Promotion and prevention
Prevention involves both promoting children’s mental health and wellbeing and taking action to de-escalate difficulties early on.
Schools can play a critical part in many different ways to help promote good mental health in children and to prevent later problems.
This can be achieved through:
- A positive and supportive school ethos, creating an environment that enhances children and school staff’s mental health.
- Curriculum-based activities supporting key social and emotional skills.
- Making the most of positive peer relationships and school staff relationships.
- Capitalising on the many light-touch daily contacts that staff have with children and families.
All of these preventative opportunities rely on the support of school leadership – and particularly the drive of a head teacher who models positive self-care, resilience and strong social and emotional skills.
Making the most of staff relationships
Teachers and other staff members are key people in the lives of children at school – and you don’t have to be an expert in mental health and wellbeing to make a difference.
There are very simple ways to make best use of everyday contacts to ensure that each child in a class feels supported, valued and nurtured.
Positive and supportive school ethos
Creating a positive and supportive school ethos is a key element of a whole-school approach to mental health and wellbeing. It is critical to the way staff feel about what they do and how they interact with each other and their pupils.

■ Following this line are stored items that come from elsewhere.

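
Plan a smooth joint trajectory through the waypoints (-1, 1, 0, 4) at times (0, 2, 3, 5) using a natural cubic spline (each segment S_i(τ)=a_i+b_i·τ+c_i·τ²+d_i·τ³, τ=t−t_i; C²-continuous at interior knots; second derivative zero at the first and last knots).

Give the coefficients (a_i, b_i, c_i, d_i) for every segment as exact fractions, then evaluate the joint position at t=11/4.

Δ: Δ0=1, Δ1=-1, Δ2=2
row 1: diag=6, rhs=-12; c'=1/6, d'=-2
row 2: denom=6−1·1/6=35/6; d'=(18−1·-2)/(35/6)=24/7
back: M2=24/7
back: M1=-2−1/6·24/7=-18/7
M: M0=0, M1=-18/7, M2=24/7, M3=0
seg 0: a=-1, c=M0/2=0, d=(M1−M0)/(6·2)=-3/14, b=Δ0−h0·(2M0+M1)/6=13/7
seg 1: a=1, c=M1/2=-9/7, d=(M2−M1)/(6·1)=1, b=Δ1−h1·(2M1+M2)/6=-5/7
seg 2: a=0, c=M2/2=12/7, d=(M3−M2)/(6·2)=-2/7, b=Δ2−h2·(2M2+M3)/6=-2/7
t_q=11/4 → seg 1, τ=3/4; S=1+-5/7·τ+-9/7·τ²+1·τ³=73/448

  seg 0: a=-1 b=13/7 c=0 d=-3/14
  seg 1: a=1 b=-5/7 c=-9/7 d=1
  seg 2: a=0 b=-2/7 c=12/7 d=-2/7
S(11/4) = 73/448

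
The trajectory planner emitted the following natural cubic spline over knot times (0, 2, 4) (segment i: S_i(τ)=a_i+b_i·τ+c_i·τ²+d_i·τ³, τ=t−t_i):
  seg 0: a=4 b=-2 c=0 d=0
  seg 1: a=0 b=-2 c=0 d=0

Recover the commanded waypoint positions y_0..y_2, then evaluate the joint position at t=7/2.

y_0 = S_0(0) = a_0 = 4
y_1 = S_1(0) = a_1 = 0
y_2 = S_1(2) = -4
t_q=7/2 is in segment 1 (τ=3/2); S_1(τ)=-3

y_0=4 y_1=0 y_2=-4
S(7/2) = -3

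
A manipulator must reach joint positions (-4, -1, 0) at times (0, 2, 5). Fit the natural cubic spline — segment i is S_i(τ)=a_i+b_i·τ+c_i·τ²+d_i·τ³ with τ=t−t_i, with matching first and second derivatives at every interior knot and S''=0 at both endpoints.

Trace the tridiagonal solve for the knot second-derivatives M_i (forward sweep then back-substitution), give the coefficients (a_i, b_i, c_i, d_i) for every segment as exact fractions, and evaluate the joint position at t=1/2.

Δ: Δ0=3/2, Δ1=1/3
row 1: diag=10, rhs=-7; c'=3/10, d'=-7/10
back: M1=-7/10
M: M0=0, M1=-7/10, M2=0
seg 0: a=-4, c=M0/2=0, d=(M1−M0)/(6·2)=-7/120, b=Δ0−h0·(2M0+M1)/6=26/15
seg 1: a=-1, c=M1/2=-7/20, d=(M2−M1)/(6·3)=7/180, b=Δ1−h1·(2M1+M2)/6=31/30
t_q=1/2 → seg 0, τ=1/2; S=-4+26/15·τ+0·τ²+-7/120·τ³=-201/64

  seg 0: a=-4 b=26/15 c=0 d=-7/120
  seg 1: a=-1 b=31/30 c=-7/20 d=7/180
S(1/2) = -201/64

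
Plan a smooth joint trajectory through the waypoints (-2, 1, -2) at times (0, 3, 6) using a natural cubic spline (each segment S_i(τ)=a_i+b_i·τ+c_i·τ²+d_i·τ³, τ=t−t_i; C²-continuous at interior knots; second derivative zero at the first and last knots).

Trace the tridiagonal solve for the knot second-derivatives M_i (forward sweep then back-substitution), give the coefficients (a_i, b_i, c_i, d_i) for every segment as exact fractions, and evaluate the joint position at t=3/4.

  seg 0: a=-2 b=3/2 c=0 d=-1/18
  seg 1: a=1 b=0 c=-1/2 d=1/18
S(3/4) = -115/128

Δ: Δ0=1, Δ1=-1
row 1: diag=12, rhs=-12; c'=1/4, d'=-1
back: M1=-1
M: M0=0, M1=-1, M2=0
seg 0: a=-2, c=M0/2=0, d=(M1−M0)/(6·3)=-1/18, b=Δ0−h0·(2M0+M1)/6=3/2
seg 1: a=1, c=M1/2=-1/2, d=(M2−M1)/(6·3)=1/18, b=Δ1−h1·(2M1+M2)/6=0
t_q=3/4 → seg 0, τ=3/4; S=-2+3/2·τ+0·τ²+-1/18·τ³=-115/128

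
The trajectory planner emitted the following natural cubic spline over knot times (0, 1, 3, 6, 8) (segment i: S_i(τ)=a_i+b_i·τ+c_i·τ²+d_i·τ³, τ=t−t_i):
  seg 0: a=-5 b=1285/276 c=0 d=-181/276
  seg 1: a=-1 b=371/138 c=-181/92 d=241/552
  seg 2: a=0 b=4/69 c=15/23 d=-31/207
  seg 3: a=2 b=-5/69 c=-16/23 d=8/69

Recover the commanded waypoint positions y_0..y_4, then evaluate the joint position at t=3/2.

y_0=-5 y_1=-1 y_2=0 y_3=2 y_4=0
S(3/2) = -137/1472

y_0 = S_0(0) = a_0 = -5
y_1 = S_1(0) = a_1 = -1
y_2 = S_2(0) = a_2 = 0
y_3 = S_3(0) = a_3 = 2
y_4 = S_3(2) = 0
t_q=3/2 is in segment 1 (τ=1/2); S_1(τ)=-137/1472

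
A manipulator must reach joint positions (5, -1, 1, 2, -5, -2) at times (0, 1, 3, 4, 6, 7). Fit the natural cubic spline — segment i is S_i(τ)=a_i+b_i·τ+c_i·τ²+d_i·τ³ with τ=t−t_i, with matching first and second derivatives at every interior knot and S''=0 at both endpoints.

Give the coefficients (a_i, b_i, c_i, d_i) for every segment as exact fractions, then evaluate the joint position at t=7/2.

  seg 0: a=5 b=-275/38 c=0 d=47/38
  seg 1: a=-1 b=-67/19 c=141/38 d=-55/76
  seg 2: a=1 b=50/19 c=-12/19 d=-1
  seg 3: a=2 b=-31/19 c=-69/19 d=205/152
  seg 4: a=-5 b=1/38 c=339/76 d=-113/76
S(7/2) = 309/152

Δ: Δ0=-6, Δ1=1, Δ2=1, Δ3=-7/2, Δ4=3
row 1: diag=6, rhs=42; c'=1/3, d'=7
row 2: denom=6−2·1/3=16/3; d'=(0−2·7)/(16/3)=-21/8
row 3: denom=6−1·3/16=93/16; d'=(-27−1·-21/8)/(93/16)=-130/31
row 4: denom=6−2·32/93=494/93; d'=(39−2·-130/31)/(494/93)=339/38
back: M4=339/38
back: M3=-130/31−32/93·339/38=-138/19
back: M2=-21/8−3/16·-138/19=-24/19
back: M1=7−1/3·-24/19=141/19
M: M0=0, M1=141/19, M2=-24/19, M3=-138/19, M4=339/38, M5=0
seg 0: a=5, c=M0/2=0, d=(M1−M0)/(6·1)=47/38, b=Δ0−h0·(2M0+M1)/6=-275/38
seg 1: a=-1, c=M1/2=141/38, d=(M2−M1)/(6·2)=-55/76, b=Δ1−h1·(2M1+M2)/6=-67/19
seg 2: a=1, c=M2/2=-12/19, d=(M3−M2)/(6·1)=-1, b=Δ2−h2·(2M2+M3)/6=50/19
seg 3: a=2, c=M3/2=-69/19, d=(M4−M3)/(6·2)=205/152, b=Δ3−h3·(2M3+M4)/6=-31/19
seg 4: a=-5, c=M4/2=339/76, d=(M5−M4)/(6·1)=-113/76, b=Δ4−h4·(2M4+M5)/6=1/38
t_q=7/2 → seg 2, τ=1/2; S=1+50/19·τ+-12/19·τ²+-1·τ³=309/152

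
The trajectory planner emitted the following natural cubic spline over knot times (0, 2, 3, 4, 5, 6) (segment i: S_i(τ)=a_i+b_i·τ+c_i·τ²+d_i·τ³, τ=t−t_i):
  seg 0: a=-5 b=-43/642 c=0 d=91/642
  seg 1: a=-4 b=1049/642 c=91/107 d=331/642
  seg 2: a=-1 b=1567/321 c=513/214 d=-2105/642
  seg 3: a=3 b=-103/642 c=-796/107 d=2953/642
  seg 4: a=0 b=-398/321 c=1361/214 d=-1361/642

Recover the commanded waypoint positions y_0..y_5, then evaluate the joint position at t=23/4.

y_0=-5 y_1=-4 y_2=-1 y_3=3 y_4=0 y_5=3
S(23/4) = 24011/13696

y_0 = S_0(0) = a_0 = -5
y_1 = S_1(0) = a_1 = -4
y_2 = S_2(0) = a_2 = -1
y_3 = S_3(0) = a_3 = 3
y_4 = S_4(0) = a_4 = 0
y_5 = S_4(1) = 3
t_q=23/4 is in segment 4 (τ=3/4); S_4(τ)=24011/13696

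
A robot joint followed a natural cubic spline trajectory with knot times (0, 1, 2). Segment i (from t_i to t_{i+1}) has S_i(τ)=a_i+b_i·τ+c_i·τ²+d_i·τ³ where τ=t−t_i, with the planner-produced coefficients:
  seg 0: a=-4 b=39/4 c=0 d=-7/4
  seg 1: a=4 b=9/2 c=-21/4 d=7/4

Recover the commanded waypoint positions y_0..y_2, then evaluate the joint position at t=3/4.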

It is also vital for children – to give them a sense of safety and belonging as well as the tools they need to develop and thrive.
Peer support is about children feeling accepted and included by other pupils. It can help children feel like they belong in a school and can be an important factor in reducing bullying and conflict.It can be encouraged in schools in both informal and formal ways.
Teaching and learning about mental health and wellbeing
Schools can help children develop strong social and emotional skills and knowledge.
Learning these skills promotes good mental health and acts as a key preventative strategy which can impact on all pupils, from the youngest child in the school through to those who are about to face the potentially significant challenge of transitioning to secondary school.